By G. Michael Dobbs
The studio at the new Focus Springfield Community Television will be able to have a studio audience of 100 people.
Reminder Publications photo by Peter Spotts
SPRINGFIELD – Next month the brown paper that blocks the views at the ground floor of the building at 1200 Main St. will be down and Springfield residents will see a state of the art cable access television station for Focus Springfield Community Television.
Station Manager Stephen Cary explained to Reminder Publications a ribbon-cutting ceremony is scheduled for June 23, which will coincide with the launch of its new website.
The nonprofit television studio currently broadcasts government meetings, such as those of the City Council and as well as programs produced by churches and other individuals. Cary, though, as well as Executive Director John Abbott, see the potential for programming going beyond the current offerings.
The new station used to be office space and almost 7,000 square feet in size. The lobby is where people who are producing their own programs will check in and out equipment and where a large map of the city will be installed showing where shooting is taking place.
The main studio is large enough for a studio audience more than 100 people, Cary noted. Abbott added that when the studio is not being used for television production, it would serve as a community meeting space.
The studio has a computer controlled lighting system with LED lights that will save money. One wall of the room has a green screen to add addition production values to programs.
There is a small second studio that is complete with an editing and recording suite and down the hall is a “green room” where guests for programs can wait as well as a classroom with computers stations for four students and an instructor.
The location is a feature as well. “Public access television here is anything but accessible,” Cary said the studio was located at Van Sickle Middle School. The new studio is in the center of the downtown at the corner of State and Main streets and is on a bus line, he noted.
By making the studio easier to reach, Cary believes the new programming will be “more wide and diverse.” He said he is interested in broadcasting high school sports, for example. The auditorium at the Van Sickle Middle School will remain wired, which will afford the station an 800-seat venue for broadcasting.

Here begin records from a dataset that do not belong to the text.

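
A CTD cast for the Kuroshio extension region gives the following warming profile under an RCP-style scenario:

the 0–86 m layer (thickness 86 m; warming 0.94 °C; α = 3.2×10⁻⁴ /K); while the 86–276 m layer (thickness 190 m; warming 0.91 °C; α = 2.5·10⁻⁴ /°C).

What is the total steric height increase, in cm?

0–86 m: 86 × 0.94 × 3.2×10⁻⁴ = 0.0258688 m
86–276 m: 0.91 × 2.5×10⁻⁴ × 190 = 0.043225 m
Δh = 0.0258688 + 0.043225 = 0.0690938 m ≈ 6.9 cm

6.9 cm of thermosteric rise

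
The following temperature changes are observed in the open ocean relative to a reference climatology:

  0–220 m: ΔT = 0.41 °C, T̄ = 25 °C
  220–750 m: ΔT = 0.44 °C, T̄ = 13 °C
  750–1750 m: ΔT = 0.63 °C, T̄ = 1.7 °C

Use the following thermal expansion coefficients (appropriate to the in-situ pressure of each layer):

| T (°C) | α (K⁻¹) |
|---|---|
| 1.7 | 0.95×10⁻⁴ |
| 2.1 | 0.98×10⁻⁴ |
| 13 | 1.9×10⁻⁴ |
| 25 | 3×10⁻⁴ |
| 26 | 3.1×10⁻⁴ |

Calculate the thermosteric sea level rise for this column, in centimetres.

Layer 1 at 25 °C → α = 3×10⁻⁴ K⁻¹
Layer 2 at 13 °C → α = 1.9×10⁻⁴ K⁻¹
Layer 3 at 1.7 °C → α = 0.95×10⁻⁴ K⁻¹
Layer 1: 0.41 × 3×10⁻⁴ × 220 = 0.02706 m
1.9×10⁻⁴ × 0.44 × 530 = 0.044308 m
1000 × 0.63 × 0.95×10⁻⁴ = 0.05985 m
Δh = 0.02706 + 0.044308 + 0.05985 = 0.131218 m

about 13 cm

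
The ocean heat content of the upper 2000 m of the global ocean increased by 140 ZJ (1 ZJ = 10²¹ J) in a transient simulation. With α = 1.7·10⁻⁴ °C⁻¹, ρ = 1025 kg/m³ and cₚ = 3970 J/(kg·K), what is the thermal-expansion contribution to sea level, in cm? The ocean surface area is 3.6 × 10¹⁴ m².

Per unit area: Q = 140×10²¹ / (3.6×10¹⁴) ≈ 3.889×10⁸ J/m²
Δh = αQ/(ρcₚ) = 1.7×10⁻⁴ × 3.889×10⁸ / (1025 × 3970) ≈ 0.016247 m

1.62 cm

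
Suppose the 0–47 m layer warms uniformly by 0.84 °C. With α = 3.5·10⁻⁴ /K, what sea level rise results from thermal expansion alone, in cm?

1.38 cm

Δh = αΔT·H = 3.5×10⁻⁴ × 0.84 × 47 = 0.013818 m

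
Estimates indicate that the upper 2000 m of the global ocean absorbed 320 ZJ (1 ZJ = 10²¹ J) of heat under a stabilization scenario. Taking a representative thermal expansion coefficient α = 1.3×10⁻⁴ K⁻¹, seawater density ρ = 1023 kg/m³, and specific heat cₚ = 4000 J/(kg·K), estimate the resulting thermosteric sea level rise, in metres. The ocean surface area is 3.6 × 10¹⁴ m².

about 0.028 m

Per unit area: Q = 320×10²¹ / (3.6×10¹⁴) ≈ 8.889×10⁸ J/m²
Δh = αQ/(ρcₚ) = 1.3×10⁻⁴ × 8.889×10⁸ / (1023 × 4000) ≈ 0.02824 m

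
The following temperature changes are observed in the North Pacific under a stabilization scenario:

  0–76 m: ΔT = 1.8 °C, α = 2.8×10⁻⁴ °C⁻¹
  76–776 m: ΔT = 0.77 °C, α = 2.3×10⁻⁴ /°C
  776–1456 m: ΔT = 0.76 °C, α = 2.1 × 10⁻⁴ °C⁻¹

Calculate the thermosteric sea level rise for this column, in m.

2.8×10⁻⁴ × 76 × 1.8 = 0.038304 m
2.3×10⁻⁴ × 0.77 × 700 = 0.12397 m
776–1456 m: 0.76 × 680 × 2.1×10⁻⁴ = 0.108528 m
Δh = 0.038304 + 0.12397 + 0.108528 = 0.270802 m

0.27 m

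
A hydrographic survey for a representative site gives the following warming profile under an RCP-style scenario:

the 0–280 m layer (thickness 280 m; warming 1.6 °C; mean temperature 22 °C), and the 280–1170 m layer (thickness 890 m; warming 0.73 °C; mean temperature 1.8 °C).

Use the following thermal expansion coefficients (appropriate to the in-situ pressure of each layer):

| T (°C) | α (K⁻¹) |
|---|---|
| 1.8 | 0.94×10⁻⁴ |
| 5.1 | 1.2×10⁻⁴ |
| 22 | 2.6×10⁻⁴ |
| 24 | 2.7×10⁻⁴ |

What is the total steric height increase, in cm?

about 17.8 cm

Layer 1 at 22 °C → α = 2.6×10⁻⁴ K⁻¹
Layer 2 at 1.8 °C → α = 0.94×10⁻⁴ K⁻¹
Layer 1: 2.6×10⁻⁴ × 1.6 × 280 = 0.11648 m
Layer 2: 0.73 × 890 × 0.94×10⁻⁴ = 0.0610718 m
Δh = 0.11648 + 0.0610718 = 0.1775518 m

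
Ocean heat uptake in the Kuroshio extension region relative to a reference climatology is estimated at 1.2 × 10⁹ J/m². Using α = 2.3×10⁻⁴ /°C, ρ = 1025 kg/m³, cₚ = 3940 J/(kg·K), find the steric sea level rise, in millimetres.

68.3 mm of thermosteric rise

Δh = αQ/(ρcₚ) = 2.3×10⁻⁴ × 1.2×10⁹ / (1025 × 3940) ≈ 0.068342 m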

Cary knows there are viewers for the current programming because once when the station went dark for six hours due to technical problems, “the phone banks at City Hall lit up.”
Funded by the Cable Endowment, Abbott said that underwriting of programs is an additional way the station could raise revenue and increase offerings and services.
Although the station is in the proposed campus of the MGM Springfield building, both Cary and Abbott said the building will not be sold to the casino company, but leased and that MGM has expressed interest in working with them.